Adulating Saketh Myneni for his late advance, Paes said the World No.119 had demonstrated a great deal of character in two five-setters as of late, first the singles win against the Koreans and after that the thrashing in the opening round at the US Open. He called the tie an "incredible showcase of tennis in India," and said it would be a pleasant open door for youths who adore the amusement, and games as a rule, to appreciate the matches and cheer the home group.
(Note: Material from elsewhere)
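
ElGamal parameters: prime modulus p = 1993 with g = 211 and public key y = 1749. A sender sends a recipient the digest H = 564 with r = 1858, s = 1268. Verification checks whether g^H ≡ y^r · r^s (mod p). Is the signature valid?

invalid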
 Discussing his own part in the group, Paes said he would upbeat to share his insight if the players were quick to learn. Reviewing that he had gotten through the toil, Paes said his advancement was straightforwardly identified with his being a sharp understudy of the amusement, watching and gaining from others.

He likewise announced that it would require great, solid youthful players to push him out of the Indian group. "I am here to push them like hellfire practically speaking," Paes said. He said he would hope to rouse and direct the youthful group, through the Davis Cup expectation to absorb information. Despite the fact that he is set to play the copies elastic with Saketh Myneni after Rohan Bopanna's withdrawal from the match, Paes said that he was set up to play his best in any organization.